Les individus accusés de détournement de fonds au ministère des Affaires étrangères entre mars 2004 à juin 2006 seront entendus le lundi 22 janvier 2007 par la Cour supérieure des Comptes et du Contentieux administratif (CSC/CA).
De nombreux cas de fraudes et de malversations sont relevés dans la gestion de l'équipe qui a administré le ministère des Affaires étrangères au cours de l'année fiscale 2005-2006. Les individus mis à l'index dans l'audit réalisé par les vérificateurs de la Cour supérieure des Comptes et du Contentieux administratif seront sur le banc des accusés lundi prochain. Cette information a été confirmée, jeudi, par le ministre des Affaires étrangères, Jean Raynald Clérismé, au cours d'une rencontre avec la commission des Affaires étrangères et des Cultes de la Chambre basse.

Cependant, le ministre Clérismé n'était pas en mesure de citer les noms des accusés qui seront auditionnés par le tribunal administratif.

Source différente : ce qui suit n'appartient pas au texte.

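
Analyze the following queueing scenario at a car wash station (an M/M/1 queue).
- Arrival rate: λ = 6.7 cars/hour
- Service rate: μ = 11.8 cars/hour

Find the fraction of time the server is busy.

Server utilization: ρ = λ/μ
ρ = 6.7/11.8 = 0.5678
The server is busy 56.78% of the time.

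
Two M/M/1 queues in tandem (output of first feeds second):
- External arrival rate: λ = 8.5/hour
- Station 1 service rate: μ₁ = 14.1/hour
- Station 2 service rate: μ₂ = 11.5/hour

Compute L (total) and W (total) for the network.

By Jackson's theorem, each station behaves as independent M/M/1.
Station 1: ρ₁ = 8.5/14.1 = 0.6028, L₁ = ρ₁/(1-ρ₁) = λ/(μ₁-λ) = 8.5/5.60 = 1.5179
Station 2: ρ₂ = 8.5/11.5 = 0.7391, L₂ = ρ₂/(1-ρ₂) = λ/(μ₂-λ) = 8.5/3.00 = 2.8333
Total: L = L₁ + L₂ = 1.5179 + 2.8333 = 4.3512
W = L/λ = 4.3512/8.5 = 0.5119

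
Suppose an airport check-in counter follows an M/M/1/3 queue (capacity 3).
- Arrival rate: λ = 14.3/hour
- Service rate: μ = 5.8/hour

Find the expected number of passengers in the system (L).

ρ = λ/μ = 14.3/5.8 = 2.4655
P₀ = (1-ρ)/(1-ρ^(K+1)) = (1-2.4655)/(1-2.4655^4) = -1.4655/-35.9505 = 0.04076
P_K = P₀×ρ^K = 0.04076 × 2.4655^3 = 0.04076 × 14.9870 = 0.6109
L = ρ[1 - (K+1)ρ^K + Kρ^(K+1)] / [(1-ρ)(1-ρ^(K+1))]
L = 2.4655 × (1 - 4×14.9870 + 3×36.9505) / ((1 - 2.4655) × (1 - 36.9505)) = 2.4289 passengers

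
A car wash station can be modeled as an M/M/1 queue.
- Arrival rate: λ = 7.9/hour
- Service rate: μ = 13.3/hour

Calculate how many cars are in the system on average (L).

ρ = λ/μ = 7.9/13.3 = 0.5940
For M/M/1: L = λ/(μ-λ)
L = 7.9/(13.3-7.9) = 7.9/5.40
L = 1.4630 cars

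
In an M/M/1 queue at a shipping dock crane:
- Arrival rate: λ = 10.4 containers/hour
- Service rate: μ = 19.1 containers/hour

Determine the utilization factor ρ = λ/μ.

Server utilization: ρ = λ/μ
ρ = 10.4/19.1 = 0.5445
The server is busy 54.45% of the time.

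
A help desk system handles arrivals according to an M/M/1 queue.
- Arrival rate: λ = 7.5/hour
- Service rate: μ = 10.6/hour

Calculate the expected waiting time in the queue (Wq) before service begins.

First, compute utilization: ρ = λ/μ = 7.5/10.6 = 0.7075
For M/M/1: Wq = λ/(μ(μ-λ))
Wq = 7.5/(10.6 × (10.6-7.5))
Wq = 7.5/(10.6 × 3.10)
Wq = 0.2282 hours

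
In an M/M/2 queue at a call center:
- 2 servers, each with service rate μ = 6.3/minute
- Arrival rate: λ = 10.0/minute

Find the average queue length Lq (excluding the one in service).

Traffic intensity: ρ = λ/(cμ) = 10.0/(2×6.3) = 0.7937
Since ρ = 0.7937 < 1, system is stable.
Offered load a = λ/μ = cρ = 10.0/6.3 = 1.5873
P₀ = [ Σₙ₌₀^1 aⁿ/n! + a^2/(2!(1-ρ)) ]⁻¹
Σ = a^0/0! + a^1/1! = 1.0000 + 1.5873 = 2.5873
a^2/(2!(1-ρ)) = 2.51953/(2 × 0.206349) = 6.1050
P₀ = 1/(2.5873 + 6.1050) = 0.1150
Lq = P₀·a^2·ρ / (2!(1-ρ)²) = 0.115044 × 2.51953 × 0.793651 / (2 × 0.0425800) = 2.7013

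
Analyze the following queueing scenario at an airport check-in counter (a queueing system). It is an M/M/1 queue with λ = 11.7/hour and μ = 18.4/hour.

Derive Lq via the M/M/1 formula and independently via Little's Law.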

Dans une lettre adressée au ministre des Finances en date du 24 août 2006, le titulaire du ministère des Affaires étrangères avait sollicité une interdiction de départ à l'encontre de Harold Bruno, ancien directeur administratif du ministère pendant la période 2005-2006. Le ministre avait aussi réclamé que ce dernier soit mis en résidence surveillée. " Le développement de l'enquête montre que de graves soupçons pèsent sur l'ancien administrateur", avait écrit le ministre Clérismé.

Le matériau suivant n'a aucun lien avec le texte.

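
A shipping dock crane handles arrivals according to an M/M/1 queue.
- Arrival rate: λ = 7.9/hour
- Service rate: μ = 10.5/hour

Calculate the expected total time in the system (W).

First, compute utilization: ρ = λ/μ = 7.9/10.5 = 0.7524
For M/M/1: W = 1/(μ-λ)
W = 1/(10.5-7.9) = 1/2.60
W = 0.3846 hours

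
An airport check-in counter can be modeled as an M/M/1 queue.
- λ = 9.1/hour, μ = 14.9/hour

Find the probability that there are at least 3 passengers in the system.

ρ = λ/μ = 9.1/14.9 = 0.6107
P(N ≥ n) = ρⁿ
P(N ≥ 3) = 0.6107^3
P(N ≥ 3) = 0.2278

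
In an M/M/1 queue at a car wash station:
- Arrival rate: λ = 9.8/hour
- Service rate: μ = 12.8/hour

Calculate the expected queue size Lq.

ρ = λ/μ = 9.8/12.8 = 0.7656
For M/M/1: Lq = λ²/(μ(μ-λ))
Lq = 96.04/(12.8 × 3.00)
Lq = 2.5010 cars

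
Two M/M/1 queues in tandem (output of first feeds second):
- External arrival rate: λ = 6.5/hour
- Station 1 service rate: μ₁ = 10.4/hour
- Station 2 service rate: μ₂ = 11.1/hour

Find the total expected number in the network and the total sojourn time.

By Jackson's theorem, each station behaves as independent M/M/1.
Station 1: ρ₁ = 6.5/10.4 = 0.6250, L₁ = ρ₁/(1-ρ₁) = λ/(μ₁-λ) = 6.5/3.90 = 1.6667
Station 2: ρ₂ = 6.5/11.1 = 0.5856, L₂ = ρ₂/(1-ρ₂) = λ/(μ₂-λ) = 6.5/4.60 = 1.4130
Total: L = L₁ + L₂ = 1.6667 + 1.4130 = 3.0797
W = L/λ = 3.0797/6.5 = 0.4738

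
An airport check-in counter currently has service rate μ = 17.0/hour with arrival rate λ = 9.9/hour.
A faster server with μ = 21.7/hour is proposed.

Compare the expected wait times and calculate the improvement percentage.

System 1: ρ₁ = 9.9/17.0 = 0.5824, W₁ = 1/(17.0-9.9) = 0.14085
System 2: ρ₂ = 9.9/21.7 = 0.4562, W₂ = 1/(21.7-9.9) = 0.084746
Improvement: (W₁-W₂)/W₁ = (0.14085-0.084746)/0.14085 = 39.83%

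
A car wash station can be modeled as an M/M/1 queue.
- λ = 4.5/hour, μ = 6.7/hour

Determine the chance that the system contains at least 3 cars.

ρ = λ/μ = 4.5/6.7 = 0.67164
P(N ≥ n) = ρⁿ
P(N ≥ 3) = 0.67164^3
P(N ≥ 3) = 0.3030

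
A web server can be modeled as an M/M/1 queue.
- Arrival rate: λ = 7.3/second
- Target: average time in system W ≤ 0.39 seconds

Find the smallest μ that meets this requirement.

For M/M/1: W = 1/(μ-λ)
Need W ≤ 0.39, so 1/(μ-λ) ≤ 0.39
μ - λ ≥ 1/0.39 = 2.5641
μ ≥ 7.3 + 2.5641 = 9.8641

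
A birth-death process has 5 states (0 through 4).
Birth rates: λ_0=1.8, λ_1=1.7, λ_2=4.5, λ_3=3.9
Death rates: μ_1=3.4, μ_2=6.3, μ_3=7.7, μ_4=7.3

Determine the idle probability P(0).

Ratios P(n)/P(0) = (λ₀···λₙ₋₁)/(μ₁···μₙ):
P(1)/P(0) = (1.8)/(3.4) = 0.5294
P(2)/P(0) = (1.8×1.7)/(3.4×6.3) = 0.1429
P(3)/P(0) = (1.8×1.7×4.5)/(3.4×6.3×7.7) = 0.08349
P(4)/P(0) = (1.8×1.7×4.5×3.9)/(3.4×6.3×7.7×7.3) = 0.04460

Normalization: ∑ P(n) = 1
P(0) × (1.0000 + 0.5294 + 0.1429 + 0.08349 + 0.04460) = 1
P(0) × 1.8004 = 1
P(0) = 1/1.8004 = 0.5554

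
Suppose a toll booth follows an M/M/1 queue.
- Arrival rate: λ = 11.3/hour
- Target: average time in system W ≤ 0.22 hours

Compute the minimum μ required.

For M/M/1: W = 1/(μ-λ)
Need W ≤ 0.22, so 1/(μ-λ) ≤ 0.22
μ - λ ≥ 1/0.22 = 4.5455
μ ≥ 11.3 + 4.5455 = 15.8455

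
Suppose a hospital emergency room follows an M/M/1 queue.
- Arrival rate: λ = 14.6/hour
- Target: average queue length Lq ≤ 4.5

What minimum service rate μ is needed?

For M/M/1: Lq = λ²/(μ(μ-λ))
Need Lq ≤ 4.5, i.e. μ(μ-λ) ≥ λ²/4.5
μ² - 14.6μ - 213.16/4.5 ≥ 0  →  μ² - 14.6μ - 47.3689 ≥ 0
Quadratic formula (positive root): μ = [λ + √(λ² + 4×47.3689)]/2
Discriminant: 213.16 + 4×47.3689 = 402.6356, √402.6356 = 20.0658
μ ≥ (14.6 + 20.0658)/2 = 17.3329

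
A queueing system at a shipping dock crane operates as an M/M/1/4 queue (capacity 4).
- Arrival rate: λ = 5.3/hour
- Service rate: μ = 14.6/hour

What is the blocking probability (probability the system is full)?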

Parmi les faits reprochés à l'ancienne administration, figurent le détournement de plus de 76 millions de gourdes qui devaient servir au paiement du personnel des missions diplomatiques et des consulats d'Haïti à l'étranger et aux boursiers haïtiens à Cuba. "Le chèque # 0511FAA301 a été payé et toutes les missions diplomatiques et consulaires d'Haïti à l'étranger ont confirmé la non réception du paiement du mois de mai 2006", avait précisé le ministre Jean Raynald Clérismé dans une lettre transmise aux responsables de la CSC/CA comme pour confirmer que la gestion de l'ancienne administration n'est pas catholique.
L'Ambassadeur d'Haïti à Washington, Raymond A. Joseph, qui a accompagné le chef de la diplomatie haïtienne à la Chambre basse, a eu toutes les peines du monde pour prouver aux parlementaires qu'il n'est pas complice de la corruption qui gangrène les missions diplomatiques haïtiennes à l'étranger.

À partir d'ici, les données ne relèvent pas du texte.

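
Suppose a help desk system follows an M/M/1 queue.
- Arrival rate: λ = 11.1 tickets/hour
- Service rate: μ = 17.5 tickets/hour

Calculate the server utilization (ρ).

Server utilization: ρ = λ/μ
ρ = 11.1/17.5 = 0.6343
The server is busy 63.43% of the time.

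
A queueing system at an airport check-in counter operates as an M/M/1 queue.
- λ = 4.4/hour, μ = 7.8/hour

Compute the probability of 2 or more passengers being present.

ρ = λ/μ = 4.4/7.8 = 0.5641
P(N ≥ n) = ρⁿ
P(N ≥ 2) = 0.5641^2
P(N ≥ 2) = 0.3182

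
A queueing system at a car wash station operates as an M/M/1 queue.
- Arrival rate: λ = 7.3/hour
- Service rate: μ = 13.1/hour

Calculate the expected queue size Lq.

ρ = λ/μ = 7.3/13.1 = 0.5573
For M/M/1: Lq = λ²/(μ(μ-λ))
Lq = 53.29/(13.1 × 5.80)
Lq = 0.7014 cars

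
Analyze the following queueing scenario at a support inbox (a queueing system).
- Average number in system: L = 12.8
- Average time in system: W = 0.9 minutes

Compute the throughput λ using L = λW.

Little's Law: L = λW, so λ = L/W
λ = 12.8/0.9 = 14.2222 emails/minute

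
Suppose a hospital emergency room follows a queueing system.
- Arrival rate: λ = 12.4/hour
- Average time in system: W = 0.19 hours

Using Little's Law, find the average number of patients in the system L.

Little's Law: L = λW
L = 12.4 × 0.19 = 2.3560 patients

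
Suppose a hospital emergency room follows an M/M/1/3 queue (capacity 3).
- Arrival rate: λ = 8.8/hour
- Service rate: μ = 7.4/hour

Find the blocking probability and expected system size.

ρ = λ/μ = 8.8/7.4 = 1.1892
P₀ = (1-ρ)/(1-ρ^(K+1)) = (1-1.1892)/(1-1.1892^4) = -0.1892/-1.0000 = 0.1892
P_K = P₀×ρ^K = 0.1892 × 1.1892^3 = 0.1892 × 1.6818 = 0.3182
Blocking probability P_3 = 0.3182 (31.82%)
L = ρ[1 - (K+1)ρ^K + Kρ^(K+1)] / [(1-ρ)(1-ρ^(K+1))]
L = 1.1892 × (1 - 4×1.68176 + 3×1.99995) / ((1 - 1.1892) × (1 - 1.99995)) = 1.7148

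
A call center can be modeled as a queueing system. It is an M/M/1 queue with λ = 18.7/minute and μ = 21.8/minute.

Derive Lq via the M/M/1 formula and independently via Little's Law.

Method 1 (direct): Lq = λ²/(μ(μ-λ)) = 349.69/(21.8 × 3.10) = 5.1745

Method 2 (Little's Law):
W = 1/(μ-λ) = 1/3.10 = 0.32258
Wq = W - 1/μ = 0.32258 - 0.045872 = 0.27671
Lq = λWq = 18.7 × 0.27671 = 5.1745 ✔ (matches Method 1)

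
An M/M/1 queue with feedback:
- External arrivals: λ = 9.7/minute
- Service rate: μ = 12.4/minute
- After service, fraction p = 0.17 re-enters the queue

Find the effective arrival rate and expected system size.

Effective arrival rate: λ_eff = λ/(1-p) = 9.7/(1-0.17) = 9.7/0.83 = 11.686747
ρ = λ_eff/μ = 11.686747/12.4 = 0.9424796
L = ρ/(1-ρ) = 0.9424796/(1-0.9424796) = 16.3851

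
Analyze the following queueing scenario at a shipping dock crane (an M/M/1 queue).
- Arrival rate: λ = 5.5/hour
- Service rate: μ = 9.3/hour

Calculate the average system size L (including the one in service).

ρ = λ/μ = 5.5/9.3 = 0.5914
For M/M/1: L = λ/(μ-λ)
L = 5.5/(9.3-5.5) = 5.5/3.80
L = 1.4474 containers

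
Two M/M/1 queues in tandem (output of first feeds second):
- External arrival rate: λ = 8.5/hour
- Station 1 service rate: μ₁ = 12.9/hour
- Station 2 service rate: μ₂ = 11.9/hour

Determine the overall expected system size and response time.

By Jackson's theorem, each station behaves as independent M/M/1.
Station 1: ρ₁ = 8.5/12.9 = 0.6589, L₁ = ρ₁/(1-ρ₁) = λ/(μ₁-λ) = 8.5/4.40 = 1.9318
Station 2: ρ₂ = 8.5/11.9 = 0.7143, L₂ = ρ₂/(1-ρ₂) = λ/(μ₂-λ) = 8.5/3.40 = 2.5000
Total: L = L₁ + L₂ = 1.9318 + 2.5000 = 4.4318
W = L/λ = 4.4318/8.5 = 0.5214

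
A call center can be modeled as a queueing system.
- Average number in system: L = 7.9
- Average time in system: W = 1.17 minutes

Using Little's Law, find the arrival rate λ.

Little's Law: L = λW, so λ = L/W
λ = 7.9/1.17 = 6.7521 calls/minute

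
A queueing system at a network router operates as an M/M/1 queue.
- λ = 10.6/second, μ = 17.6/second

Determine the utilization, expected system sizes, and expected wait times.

Step 1: ρ = λ/μ = 10.6/17.6 = 0.6023
Step 2: L = λ/(μ-λ) = 10.6/7.00 = 1.5143
Step 3: Lq = λ²/(μ(μ-λ)) = 112.36/(17.6×7.00) = 0.9120
Step 4: W = 1/(μ-λ) = 1/7.00 = 0.14286
Step 5: Wq = λ/(μ(μ-λ)) = 10.6/(17.6×7.00) = 0.08604
Step 6: P(0) = 1-ρ = 0.3977
Verify: L = λW = 10.6×0.14286 = 1.5143 ✔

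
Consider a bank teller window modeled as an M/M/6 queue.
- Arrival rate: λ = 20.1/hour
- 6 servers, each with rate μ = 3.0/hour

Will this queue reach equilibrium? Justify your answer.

Stability requires ρ = λ/(cμ) < 1
ρ = 20.1/(6 × 3.0) = 20.1/18.00 = 1.1167
Since 1.1167 ≥ 1, the system is UNSTABLE.
Need c > λ/μ = 20.1/3.0 = 6.70.
Minimum servers needed: c = 7.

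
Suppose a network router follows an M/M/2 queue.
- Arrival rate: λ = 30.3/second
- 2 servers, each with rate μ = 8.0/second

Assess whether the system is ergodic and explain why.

Stability requires ρ = λ/(cμ) < 1
ρ = 30.3/(2 × 8.0) = 30.3/16.00 = 1.8938
Since 1.8938 ≥ 1, the system is UNSTABLE.
Need c > λ/μ = 30.3/8.0 = 3.79.
Minimum servers needed: c = 4.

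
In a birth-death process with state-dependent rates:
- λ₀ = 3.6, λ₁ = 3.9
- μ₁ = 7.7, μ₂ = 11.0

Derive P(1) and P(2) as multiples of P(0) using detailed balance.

Balance equations:
State 0: λ₀P₀ = μ₁P₁ → P₁ = (λ₀/μ₁)P₀ = (3.6/7.7)P₀ = 0.4675P₀
State 1: P₂ = (λ₀λ₁)/(μ₁μ₂)P₀ = (3.6×3.9)/(7.7×11.0)P₀ = 0.1658P₀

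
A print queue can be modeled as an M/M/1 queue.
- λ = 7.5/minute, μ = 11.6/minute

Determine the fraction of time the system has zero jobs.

ρ = λ/μ = 7.5/11.6 = 0.6466
P(0) = 1 - ρ = 1 - 0.6466 = 0.3534
The server is idle 35.34% of the time.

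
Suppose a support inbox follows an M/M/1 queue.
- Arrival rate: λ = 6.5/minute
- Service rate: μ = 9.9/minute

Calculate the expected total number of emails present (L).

ρ = λ/μ = 6.5/9.9 = 0.6566
For M/M/1: L = λ/(μ-λ)
L = 6.5/(9.9-6.5) = 6.5/3.40
L = 1.9118 emails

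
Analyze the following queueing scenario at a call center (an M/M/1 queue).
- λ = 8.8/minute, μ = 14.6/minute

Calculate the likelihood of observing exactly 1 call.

ρ = λ/μ = 8.8/14.6 = 0.60274
P(n) = (1-ρ)ρⁿ
P(1) = (1-0.60274) × 0.60274^1
P(1) = 0.39726 × 0.60274
P(1) = 0.2394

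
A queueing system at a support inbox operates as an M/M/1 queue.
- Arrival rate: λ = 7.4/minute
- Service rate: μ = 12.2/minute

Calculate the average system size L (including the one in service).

ρ = λ/μ = 7.4/12.2 = 0.6066
For M/M/1: L = λ/(μ-λ)
L = 7.4/(12.2-7.4) = 7.4/4.80
L = 1.5417 emails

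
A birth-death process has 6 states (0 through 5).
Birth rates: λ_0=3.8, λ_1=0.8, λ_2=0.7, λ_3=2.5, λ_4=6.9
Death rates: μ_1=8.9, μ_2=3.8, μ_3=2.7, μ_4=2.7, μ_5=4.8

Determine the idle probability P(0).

Ratios P(n)/P(0) = (λ₀···λₙ₋₁)/(μ₁···μₙ):
P(1)/P(0) = (3.8)/(8.9) = 0.4270
P(2)/P(0) = (3.8×0.8)/(8.9×3.8) = 0.08989
P(3)/P(0) = (3.8×0.8×0.7)/(8.9×3.8×2.7) = 0.02330
P(4)/P(0) = (3.8×0.8×0.7×2.5)/(8.9×3.8×2.7×2.7) = 0.02158
P(5)/P(0) = (3.8×0.8×0.7×2.5×6.9)/(8.9×3.8×2.7×2.7×4.8) = 0.03102

Normalization: ∑ P(n) = 1
P(0) × (1.0000 + 0.4270 + 0.08989 + 0.02330 + 0.02158 + 0.03102) = 1
P(0) × 1.5928 = 1
P(0) = 1/1.5928 = 0.6278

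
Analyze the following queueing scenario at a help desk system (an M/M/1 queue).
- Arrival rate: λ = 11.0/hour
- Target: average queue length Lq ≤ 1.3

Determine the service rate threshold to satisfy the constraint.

For M/M/1: Lq = λ²/(μ(μ-λ))
Need Lq ≤ 1.3, i.e. μ(μ-λ) ≥ λ²/1.3
μ² - 11.0μ - 121.00/1.3 ≥ 0  →  μ² - 11.0μ - 93.07692 ≥ 0
Quadratic formula (positive root): μ = [λ + √(λ² + 4×93.07692)]/2
Discriminant: 121.00 + 4×93.07692 = 493.3077, √493.3077 = 22.21053
μ ≥ (11.0 + 22.21053)/2 = 16.6053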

"On peut me repprocher d'opérations irrégulières, mais pas de corruption", a laché, visage crispé, l'ambassadeur Raymond. Ce dernier s'est trouvé dans le collimateur des membres de la commissions des Affaires étrangères et de celle anti-corruption, pour avoir recouru aux fonds de l'Ambassade pour payer les employés. Entre décembre 2005 et décembre 2006, l'Etat haïtien n'a pas décaissé même un sou pour l'ambassade et les consulats. "Après maintes démarches sans succès auprès de mes supérieurs hiérachiques, j'ai décidé de recourir aux fonds de l'Ambassade pour faire fonctionner celle-ci et les consulats. La somme de 697.258. 35 $ US " a été dépensée pour cette période, a-t-il admis.
Pour enlever tout soupçon, l'ambassadeur Raymond A. Joseph, réclame la réalisation d'un audit sur sa gestion. Insatisfaits, les députés demandent au diplomate de rester à leur disposition.